Jesus was quoting from Deuteronomy 6:5. This command, along with the command to love our neighbor as ourselves, sums up all of God’s law! How is this possible? Because if we are constantly giving our all to loving our God and treating others properly, then we will have given sin no foothold.
Jesus’ giving of the great commission is but a few chapters later, and here Jesus says, “All authority has been given to Me in heaven and on earth. Go therefore and make disciples of all nations, baptizing them in the name of the Father and of the Son and of the Holy Spirit, teaching them to observe all things that I have commanded you; and lo, I am with you always even to the end of the age” Matthew 28:18b-20.
So we are to love God with all our heart, soul and mind.
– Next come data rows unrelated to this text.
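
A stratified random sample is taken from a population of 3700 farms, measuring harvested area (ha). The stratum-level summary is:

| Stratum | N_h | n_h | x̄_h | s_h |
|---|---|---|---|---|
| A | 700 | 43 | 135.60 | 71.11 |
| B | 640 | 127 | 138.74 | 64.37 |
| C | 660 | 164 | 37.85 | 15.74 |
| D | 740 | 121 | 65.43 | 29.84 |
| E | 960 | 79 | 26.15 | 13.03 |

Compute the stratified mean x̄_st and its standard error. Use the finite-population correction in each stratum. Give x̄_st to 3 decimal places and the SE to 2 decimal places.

x̄_st ≈ 76.275, SE ≈ 2.27

x̄_st = Σ W_h x̄_h = (700·135.60 + 640·138.74 + 660·37.85 + 740·65.43 + 960·26.15)/3700 = 76.27481
V̂(x̄_st) = Σ W_h² (1 − n_h/N_h) s_h²/n_h, with W_h = N_h/N and N = 3700:
  stratum A: (700/3700)²·(1 − 43/700)·71.11²/43 = 3.95051
  stratum B: (640/3700)²·(1 − 127/640)·64.37²/127 = 0.782451
  stratum C: (660/3700)²·(1 − 164/660)·15.74²/164 = 0.0361233
  stratum D: (740/3700)²·(1 − 121/740)·29.84²/121 = 0.246224
  stratum E: (960/3700)²·(1 − 79/960)·13.03²/79 = 0.132772
V̂(x̄_st) = 5.14808
SE(x̄_st) = √5.14808 = 2.26894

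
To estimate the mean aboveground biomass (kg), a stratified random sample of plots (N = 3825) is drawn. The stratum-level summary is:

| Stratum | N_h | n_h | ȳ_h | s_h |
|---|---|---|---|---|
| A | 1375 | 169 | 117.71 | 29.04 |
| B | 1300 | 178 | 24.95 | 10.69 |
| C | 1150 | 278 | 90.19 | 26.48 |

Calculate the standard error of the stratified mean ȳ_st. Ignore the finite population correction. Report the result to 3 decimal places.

SE(ȳ_st) ≈ 0.973

V̂(ȳ_st) = Σ W_h² s_h²/n_h, with W_h = N_h/N and N = 3825:
  stratum A: (1375/3825)²·29.04²/169 = 0.644836
  stratum B: (1300/3825)²·10.69²/178 = 0.0741582
  stratum C: (1150/3825)²·26.48²/278 = 0.227994
V̂(ȳ_st) = 0.946988
SE(ȳ_st) = √0.946988 = 0.973133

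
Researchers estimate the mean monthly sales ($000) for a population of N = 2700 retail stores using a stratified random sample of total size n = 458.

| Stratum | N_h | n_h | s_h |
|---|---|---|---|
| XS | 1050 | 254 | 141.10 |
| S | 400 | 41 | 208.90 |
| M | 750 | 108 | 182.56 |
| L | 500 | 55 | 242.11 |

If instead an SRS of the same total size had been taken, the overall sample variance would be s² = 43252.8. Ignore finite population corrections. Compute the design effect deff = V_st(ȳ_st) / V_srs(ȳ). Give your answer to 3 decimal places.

V̂(ȳ_st) = Σ W_h² s_h²/n_h, with W_h = N_h/N and N = 2700:
  stratum XS: (1050/2700)²·141.10²/254 = 11.8542
  stratum S: (400/2700)²·208.90²/41 = 23.3607
  stratum M: (750/2700)²·182.56²/108 = 23.8113
  stratum L: (500/2700)²·242.11²/55 = 36.549
V_st = 95.5751
V_srs = s²/n = 43252.8/458 = 94.4384
deff = V_st / V_srs = 95.5751/94.4384 = 1.0120

deff ≈ 1.012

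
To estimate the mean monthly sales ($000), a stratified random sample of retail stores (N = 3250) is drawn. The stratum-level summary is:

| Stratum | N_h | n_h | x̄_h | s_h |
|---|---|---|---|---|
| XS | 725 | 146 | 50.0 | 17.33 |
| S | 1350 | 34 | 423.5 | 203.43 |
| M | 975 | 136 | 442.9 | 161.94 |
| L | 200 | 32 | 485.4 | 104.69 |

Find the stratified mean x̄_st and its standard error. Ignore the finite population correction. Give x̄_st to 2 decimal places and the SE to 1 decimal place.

x̄_st ≈ 349.81, SE ≈ 15.1

x̄_st = Σ W_h x̄_h = (725·50.0 + 1350·423.5 + 975·442.9 + 200·485.4)/3250 = 349.81000
V̂(x̄_st) = Σ W_h² s_h²/n_h, with W_h = N_h/N and N = 3250:
  stratum XS: (725/3250)²·17.33²/146 = 0.102365
  stratum S: (1350/3250)²·203.43²/34 = 210.016
  stratum M: (975/3250)²·161.94²/136 = 17.3545
  stratum L: (200/3250)²·104.69²/32 = 1.29704
V̂(x̄_st) = 228.77
SE(x̄_st) = √228.77 = 15.1251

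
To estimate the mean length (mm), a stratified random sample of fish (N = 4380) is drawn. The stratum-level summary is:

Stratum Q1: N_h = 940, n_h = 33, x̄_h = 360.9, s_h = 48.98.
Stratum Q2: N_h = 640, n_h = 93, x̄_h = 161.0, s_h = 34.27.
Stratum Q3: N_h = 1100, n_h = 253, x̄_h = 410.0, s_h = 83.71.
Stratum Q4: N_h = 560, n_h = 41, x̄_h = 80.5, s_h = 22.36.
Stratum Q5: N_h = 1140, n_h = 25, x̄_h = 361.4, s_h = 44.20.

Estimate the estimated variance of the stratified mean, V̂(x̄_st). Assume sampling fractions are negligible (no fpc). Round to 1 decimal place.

V̂(x̄_st) ≈ 10.9

V̂(x̄_st) = Σ W_h² s_h²/n_h, with W_h = N_h/N and N = 4380:
  stratum Q1: (940/4380)²·48.98²/33 = 3.34835
  stratum Q2: (640/4380)²·34.27²/93 = 0.269623
  stratum Q3: (1100/4380)²·83.71²/253 = 1.74691
  stratum Q4: (560/4380)²·22.36²/41 = 0.199337
  stratum Q5: (1140/4380)²·44.20²/25 = 5.29378
V̂(x̄_st) = 10.858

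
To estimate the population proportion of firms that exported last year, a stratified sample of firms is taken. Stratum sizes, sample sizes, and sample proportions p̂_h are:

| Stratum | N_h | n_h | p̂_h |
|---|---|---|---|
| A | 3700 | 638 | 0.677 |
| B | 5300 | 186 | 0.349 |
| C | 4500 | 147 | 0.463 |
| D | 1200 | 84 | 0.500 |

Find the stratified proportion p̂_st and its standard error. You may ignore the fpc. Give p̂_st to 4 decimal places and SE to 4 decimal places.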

Furthermore, we are to make disciples of all the nations teaching them to obey Jesus’ commands and baptizing them in the name of our Trinitarian God. You might call this our purpose and our mission. Our purpose is to love God, and our mission is to make disciples. Everything we do ought to be run through these filters. Does it help me love God? Does this demonstrate a love for God? Does this make disciples? Am I in a position to teach others about, or point them to Jesus?
Now let’s put church through these filters. If I am to be loving God and others, and making disciples…how in the world can I follow this thought process and end up in a place where I am looking for a church to meet my needs or find a place where I am moved or uplifted? When did the focus shift to me? So God chooses to save me for His glory, gives me a mission, rooted in a love, to reach others; and somehow church is about me? How does that work? It doesn’t. Why would you look for a church that makes you comfortable? Paul says in 1 Corinthians 14:26 that all things in relation to our dealings with the body of Christ, including its corporate meeting, are to “be done for edification.” Not the glory of me. Not the comfort of me. The good of others. Paul in this spot is coming off of three chapters of teaching the Corinthian church about spiritual gifts and reminding them that they are all part of one body, and that each of them has a responsibility and an obligation to use their spiritual gifts for others’ good and God’s glory. It is selfish robbery for me to walk into church week after week, “get fed,” and leave without doing anything to build up and edify the other parts of the body. If your right hand decided to call in sick to work one day it would be a very inconvenient day for you. If it quit working entirely you might be better off to have it amputated and have a prosthetic put on in its place, rather than continuing to nourish it by allowing it to still be attached. Are you a lively hand, or a dead one? Do I go to church in order to meet with others and praise God, with the intention of using my gifts to aid the body, or simply to get my weekly feeding or emotional high so that I can leave?
All of this is said in realization that church is more than a weekly service. There are many places to exercise one’s gifting outside the walls of the church. Not all search for comfort is evil; it might even be okay to have an espresso machine on the back wall. This article is merely meant to pose a question. Where is our focus? Do we come to church to be entertained, to feel comfortable, to be moved, to be fed? We shouldn’t. We should be gathering to join with other believers in focusing on our God. To worship Him for who He is. In this our hope ought to be that He is glorified, and that others are edified. Church isn’t a place where I go to get satisfied by God; being the church is something we do because we are satisfied in God!